Mr. Churchill said that at an all-candidates meeting at Kwantlen College during campaign, Ms. Grewal's staff directly intervened with signs to help her answer questions.

The rumour around Parliament Hill, and in Surrey, is that Mr. Grewal controls everything in his wife's office from hiring or vetting staff, to checking her correspondences and dealing with constituent matters in Fleetwood-Port Kells.

B.C. communications consultant Colin Metcalfe, who worked on the Tory campaign in the last election, and knows Ms. Grewal professionally, says she is simply a "very private woman."

Mr. Metcalfe said Ms. Grewal is not "a shrinking violet," but does have trouble with English, which is not her first language.

Mr. Grewal has returned to the family's home in Surrey, one of four properties the couple own either together or separately in the Lower Mainland. Though Mr. Grewal returned home earlier this week accompanied by RCMP, Ms. Grewal was expected back only this weekend.

For now, the family lives in a 7,600-square-foot home in Panorama Ridge, with six-bedrooms, four bathrooms and a Canadian flag flying. Although no sign is up, real estate listings show the house is currently for sale and listed for $978,888.

Neighbours in their enclave say they do not know the couple well.

"These homes are half-acre lots. We have a long and heavy retaining wall between each other and the person who is your next door neighbour is actually a half a block away," said one neighbour, who said she rarely sees the family, and declined to be named.

In Ottawa, the couple rarely socialize with other caucus members. By most accounts, Ms. Grewal stays close to her husband during and after office hours, and has no close friends in caucus.

But she does appear to be well-liked and does not shy away from the microphone during closed-door caucus sessions.

Her seatmate in the House of Commons Alberta Tory Lee Richardson says Ms. Grewal is capable of joining in the rowdiness and has shown her agitation with some of the catcalls from the other side. Mr. Richardson dismisses the notion that Ms. Grewal's ethnic heritage has kept her in the shadows.

"Women in that community are pretty strong, just in a very subtle way. And obviously it works because people have a different impression than how it really is, I think. I think she stands up pretty well."

Carol Skelton, another fellow MP, said Ms. Grewal just quietly goes about doing her job and shines when she's in front of the cameras.

"That's the whole Ottawa mentality. You look at someone that's quiet, that's not in the media a lot and you say, 'Oh you know, they're under somebody's shadow,' and that's not true," she said. "As women parliamentarians, we go around doing our jobs and try to stay out of the media."

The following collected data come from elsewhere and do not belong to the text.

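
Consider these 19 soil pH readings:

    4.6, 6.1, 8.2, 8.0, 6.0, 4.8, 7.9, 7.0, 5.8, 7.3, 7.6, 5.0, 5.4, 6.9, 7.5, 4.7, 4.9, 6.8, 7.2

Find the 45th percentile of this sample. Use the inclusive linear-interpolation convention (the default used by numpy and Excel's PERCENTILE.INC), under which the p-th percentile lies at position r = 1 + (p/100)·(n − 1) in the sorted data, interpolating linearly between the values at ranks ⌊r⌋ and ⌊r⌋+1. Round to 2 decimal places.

Sorted: 4.6, 4.7, 4.8, 4.9, 5.0, 5.4, 5.8, 6.0, 6.1, 6.8, 6.9, 7.0, 7.2, 7.3, 7.5, 7.6, 7.9, 8.0, 8.2.
n = 19.
r = 1 + (45/100)·(19 − 1) = 1 + 8.1 = 9.1.
Rank 9 is 6.1 and rank 10 is 6.8.
Interpolate: 6.1 + 0.1·(6.8 − 6.1) = 6.1 + 0.1·0.7 = 6.17.

6.17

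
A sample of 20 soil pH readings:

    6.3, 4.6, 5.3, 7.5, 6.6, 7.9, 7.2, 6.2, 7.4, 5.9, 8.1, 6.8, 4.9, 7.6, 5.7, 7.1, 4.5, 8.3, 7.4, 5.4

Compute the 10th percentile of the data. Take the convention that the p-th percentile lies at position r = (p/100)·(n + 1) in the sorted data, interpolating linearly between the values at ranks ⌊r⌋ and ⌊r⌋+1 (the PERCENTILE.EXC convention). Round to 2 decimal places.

Sorted: 4.5, 4.6, 4.9, 5.3, 5.4, 5.7, 5.9, 6.2, 6.3, 6.6, 6.8, 7.1, 7.2, 7.4, 7.4, 7.5, 7.6, 7.9, 8.1, 8.3.
n = 20.
r = (10/100)·(20 + 1) = 2.1.
Rank 2 is 4.6 and rank 3 is 4.9.
Interpolate: 4.6 + 0.1·(4.9 − 4.6) = 4.6 + 0.1·0.3 = 4.63.

4.63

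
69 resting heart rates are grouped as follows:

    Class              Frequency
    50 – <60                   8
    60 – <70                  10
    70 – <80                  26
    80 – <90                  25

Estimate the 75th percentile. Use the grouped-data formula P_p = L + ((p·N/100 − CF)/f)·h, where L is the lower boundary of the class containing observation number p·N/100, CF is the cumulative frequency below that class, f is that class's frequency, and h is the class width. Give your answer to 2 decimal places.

N = 69; target position k = 75/100 · 69 = 51.75.
Cumulative frequencies: 8, 18, 44, 69.
Observation 51.75 falls in the class 80 – <90.
L = 80, CF = 44, f = 25, h = 10.
P75 = 80 + ((51.75 − 44)/25)·10 = 80 + 3.1 = 83.1.

83.10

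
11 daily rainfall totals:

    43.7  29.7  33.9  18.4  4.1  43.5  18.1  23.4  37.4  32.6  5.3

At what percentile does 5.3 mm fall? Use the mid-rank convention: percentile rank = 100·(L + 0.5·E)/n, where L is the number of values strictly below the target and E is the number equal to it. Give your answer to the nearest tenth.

Sorted: 4.1, 5.3, 18.1, 18.4, 23.4, 29.7, 32.6, 33.9, 37.4, 43.5, 43.7.
Count below 5.3: L = 1; count equal: E = 1; n = 11.
Percentile rank = 100·(1 + 0.5·1)/11 = 100·1.5/11 = 13.64.

13.6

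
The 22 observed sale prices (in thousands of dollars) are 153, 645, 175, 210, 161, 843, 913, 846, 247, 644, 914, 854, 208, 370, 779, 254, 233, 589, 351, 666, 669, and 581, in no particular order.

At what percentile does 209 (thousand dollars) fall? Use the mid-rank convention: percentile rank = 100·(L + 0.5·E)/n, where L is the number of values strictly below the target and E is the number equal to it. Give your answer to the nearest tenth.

18.2

Sorted: 153, 161, 175, 208, 210, 233, 247, 254, 351, 370, 581, 589, 644, 645, 666, 669, 779, 843, 846, 854, 913, 914.
Count below 209: L = 4; count equal: E = 0; n = 22.
Percentile rank = 100·(4 + 0.5·0)/22 = 100·4/22 = 18.18.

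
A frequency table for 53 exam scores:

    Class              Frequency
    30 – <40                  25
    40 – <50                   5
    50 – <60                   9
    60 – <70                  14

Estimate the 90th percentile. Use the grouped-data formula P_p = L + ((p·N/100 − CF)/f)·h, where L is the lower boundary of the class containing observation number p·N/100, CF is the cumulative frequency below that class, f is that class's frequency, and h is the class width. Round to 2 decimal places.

N = 53; target position k = 90/100 · 53 = 47.7.
Cumulative frequencies: 25, 30, 39, 53.
Observation 47.7 falls in the class 60 – <70.
L = 60, CF = 39, f = 14, h = 10.
P90 = 60 + ((47.7 − 39)/14)·10 = 60 + 6.21429 = 66.2143.

66.21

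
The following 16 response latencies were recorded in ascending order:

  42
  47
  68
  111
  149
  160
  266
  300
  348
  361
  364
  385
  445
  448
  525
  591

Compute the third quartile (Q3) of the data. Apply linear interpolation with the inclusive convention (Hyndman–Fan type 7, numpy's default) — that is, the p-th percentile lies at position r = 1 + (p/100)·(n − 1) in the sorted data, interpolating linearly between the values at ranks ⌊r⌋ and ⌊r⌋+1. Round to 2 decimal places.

n = 16.
r = 1 + (75/100)·(16 − 1) = 1 + 11.25 = 12.25.
Rank 12 is 385 and rank 13 is 445.
Interpolate: 385 + 0.25·(445 − 385) = 385 + 0.25·60 = 400.

400.00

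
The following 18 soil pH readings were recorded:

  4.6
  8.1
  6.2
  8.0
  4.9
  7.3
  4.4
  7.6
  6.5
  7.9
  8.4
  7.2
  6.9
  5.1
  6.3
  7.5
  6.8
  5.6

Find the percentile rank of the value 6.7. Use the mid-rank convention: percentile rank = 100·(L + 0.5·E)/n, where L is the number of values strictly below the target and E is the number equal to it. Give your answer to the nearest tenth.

44.4

Sorted: 4.4, 4.6, 4.9, 5.1, 5.6, 6.2, 6.3, 6.5, 6.8, 6.9, 7.2, 7.3, 7.5, 7.6, 7.9, 8.0, 8.1, 8.4.
Count below 6.7: L = 8; count equal: E = 0; n = 18.
Percentile rank = 100·(8 + 0.5·0)/18 = 100·8/18 = 44.44.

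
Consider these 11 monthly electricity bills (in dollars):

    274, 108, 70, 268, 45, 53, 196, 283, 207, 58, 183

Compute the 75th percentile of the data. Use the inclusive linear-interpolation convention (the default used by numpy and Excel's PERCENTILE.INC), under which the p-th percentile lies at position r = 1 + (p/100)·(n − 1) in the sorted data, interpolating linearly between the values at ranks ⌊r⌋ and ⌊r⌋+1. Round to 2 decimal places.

237.50

Sorted: 45, 53, 58, 70, 108, 183, 196, 207, 268, 274, 283.
n = 11.
r = 1 + (75/100)·(11 − 1) = 1 + 7.5 = 8.5.
Rank 8 is 207 and rank 9 is 268.
Interpolate: 207 + 0.5·(268 − 207) = 207 + 0.5·61 = 237.5.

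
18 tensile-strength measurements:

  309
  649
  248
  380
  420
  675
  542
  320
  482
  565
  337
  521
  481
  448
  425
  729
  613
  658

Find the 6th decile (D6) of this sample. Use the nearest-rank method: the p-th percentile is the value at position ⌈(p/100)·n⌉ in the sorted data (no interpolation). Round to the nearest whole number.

521

Sorted: 248, 309, 320, 337, 380, 420, 425, 448, 481, 482, 521, 542, 565, 613, 649, 658, 675, 729.
n = 18.
Position = ⌈60/100 · 18⌉ = ⌈10.8⌉ = 11.
The value at rank 11 is 521.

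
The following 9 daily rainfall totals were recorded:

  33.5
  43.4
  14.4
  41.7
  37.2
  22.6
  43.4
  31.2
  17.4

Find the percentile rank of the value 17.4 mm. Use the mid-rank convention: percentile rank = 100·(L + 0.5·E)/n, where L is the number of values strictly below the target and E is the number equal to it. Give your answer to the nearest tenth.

16.7

Sorted: 14.4, 17.4, 22.6, 31.2, 33.5, 37.2, 41.7, 43.4, 43.4.
Count below 17.4: L = 1; count equal: E = 1; n = 9.
Percentile rank = 100·(1 + 0.5·1)/9 = 100·1.5/9 = 16.67.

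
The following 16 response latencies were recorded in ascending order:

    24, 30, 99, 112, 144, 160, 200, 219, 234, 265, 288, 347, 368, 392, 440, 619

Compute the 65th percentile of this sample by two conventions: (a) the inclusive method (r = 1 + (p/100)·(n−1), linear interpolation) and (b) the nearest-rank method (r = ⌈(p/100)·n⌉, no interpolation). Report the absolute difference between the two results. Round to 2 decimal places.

5.75

n = 16.
(a) r = 10.75; between ranks 10 (265) and 11 (288): 282.25.
(b) the nearest-rank method: rank 11 → 288.
|282.25 − 288| = 5.75.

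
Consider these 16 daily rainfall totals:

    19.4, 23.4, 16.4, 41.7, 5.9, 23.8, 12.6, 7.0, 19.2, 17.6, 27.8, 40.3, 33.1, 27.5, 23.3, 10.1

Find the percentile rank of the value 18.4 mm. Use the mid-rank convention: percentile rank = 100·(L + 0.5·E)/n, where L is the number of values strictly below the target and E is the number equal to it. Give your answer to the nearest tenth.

37.5

Sorted: 5.9, 7.0, 10.1, 12.6, 16.4, 17.6, 19.2, 19.4, 23.3, 23.4, 23.8, 27.5, 27.8, 33.1, 40.3, 41.7.
Count below 18.4: L = 6; count equal: E = 0; n = 16.
Percentile rank = 100·(6 + 0.5·0)/16 = 100·6/16 = 37.5.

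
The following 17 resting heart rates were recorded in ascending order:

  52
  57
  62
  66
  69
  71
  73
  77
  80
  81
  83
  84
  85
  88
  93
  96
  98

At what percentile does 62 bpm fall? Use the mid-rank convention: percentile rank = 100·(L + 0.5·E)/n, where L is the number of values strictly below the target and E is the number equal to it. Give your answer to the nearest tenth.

Count below 62: L = 2; count equal: E = 1; n = 17.
Percentile rank = 100·(2 + 0.5·1)/17 = 100·2.5/17 = 14.71.

14.7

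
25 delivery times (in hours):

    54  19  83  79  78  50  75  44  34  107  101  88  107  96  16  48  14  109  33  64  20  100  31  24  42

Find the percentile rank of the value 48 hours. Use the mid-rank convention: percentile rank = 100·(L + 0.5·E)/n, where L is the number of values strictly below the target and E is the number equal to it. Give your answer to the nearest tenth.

42.0

Sorted: 14, 16, 19, 20, 24, 31, 33, 34, 42, 44, 48, 50, 54, 64, 75, 78, 79, 83, 88, 96, 100, 101, 107, 107, 109.
Count below 48: L = 10; count equal: E = 1; n = 25.
Percentile rank = 100·(10 + 0.5·1)/25 = 100·10.5/25 = 42.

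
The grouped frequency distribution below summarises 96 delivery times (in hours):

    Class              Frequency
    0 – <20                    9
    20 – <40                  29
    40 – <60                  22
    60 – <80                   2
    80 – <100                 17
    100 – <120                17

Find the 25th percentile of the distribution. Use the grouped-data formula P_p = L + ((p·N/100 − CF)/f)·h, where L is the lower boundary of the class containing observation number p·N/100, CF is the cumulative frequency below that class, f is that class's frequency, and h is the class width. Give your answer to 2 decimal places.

30.34

N = 96; target position k = 25/100 · 96 = 24.
Cumulative frequencies: 9, 38, 60, 62, 79, 96.
Observation 24 falls in the class 20 – <40.
L = 20, CF = 9, f = 29, h = 20.
P25 = 20 + ((24 − 9)/29)·20 = 20 + 10.3448 = 30.3448.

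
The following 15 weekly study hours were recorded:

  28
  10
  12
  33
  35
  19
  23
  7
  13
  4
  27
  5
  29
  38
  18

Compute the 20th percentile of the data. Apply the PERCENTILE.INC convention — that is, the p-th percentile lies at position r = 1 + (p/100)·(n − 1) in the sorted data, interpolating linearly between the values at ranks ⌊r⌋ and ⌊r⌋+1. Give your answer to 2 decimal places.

9.40

Sorted: 4, 5, 7, 10, 12, 13, 18, 19, 23, 27, 28, 29, 33, 35, 38.
n = 15.
r = 1 + (20/100)·(15 − 1) = 1 + 2.8 = 3.8.
Rank 3 is 7 and rank 4 is 10.
Interpolate: 7 + 0.8·(10 − 7) = 7 + 0.8·3 = 9.4.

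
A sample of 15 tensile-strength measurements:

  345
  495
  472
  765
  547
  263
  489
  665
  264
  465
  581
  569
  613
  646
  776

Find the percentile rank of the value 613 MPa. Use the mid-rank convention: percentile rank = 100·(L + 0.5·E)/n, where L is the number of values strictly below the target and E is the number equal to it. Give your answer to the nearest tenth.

Sorted: 263, 264, 345, 465, 472, 489, 495, 547, 569, 581, 613, 646, 665, 765, 776.
Count below 613: L = 10; count equal: E = 1; n = 15.
Percentile rank = 100·(10 + 0.5·1)/15 = 100·10.5/15 = 70.

70.0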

Ms. Grewal is interested in immigration and women's issues, with a focus on raising the age of consent.

But some Tory MPs are not exactly clear on what drives her.

"Honestly, there is nothing that jumps into my mind what Nina's passion is," says a Tory colleague who asked not to be named.

She is the vice-chair of the status of women committee. The chairwoman, Manitoba Liberal MP Anita Neville, says that some of the issues the committee is dealing with, such as gender-based analysis and pay equity, are quite "new" to Ms. Grewal.

"I'm sort of reluctant to talk about her," said Ms. Neville. "I don't really know her. She attends most meetings.. . .She's quiet but diligent."

One Tory MP notes that in the last election, the party had to send in MPs to replace her in several all-candidates debates because it felt she couldn't handle the issues.

Rob Terris, the head of the Tynehead Community Association and the Ratepayers Association in her riding, said yesterday that whenever he approached Ms. Grewal for assistance in projects such as building a pool in the riding or erecting a monument, she referred him to Mr. Grewal.

"On every issue I have raised with her, she told me to go to her husband instead," said Mr. Terris. "She has never responded with her own thoughts or her own ideas, just deflected it to him or she would ask me what she should do."

Jaspreet Dhanju, a dentist who lives in the riding, said she questions whether Ms. Grewal should be representing the community.

"She shouldn't be pushed down because of her husband. But as a regular person just listening and trying to understand what's going on, I wonder if she will ever stand up at all," Dr. Dhanju said.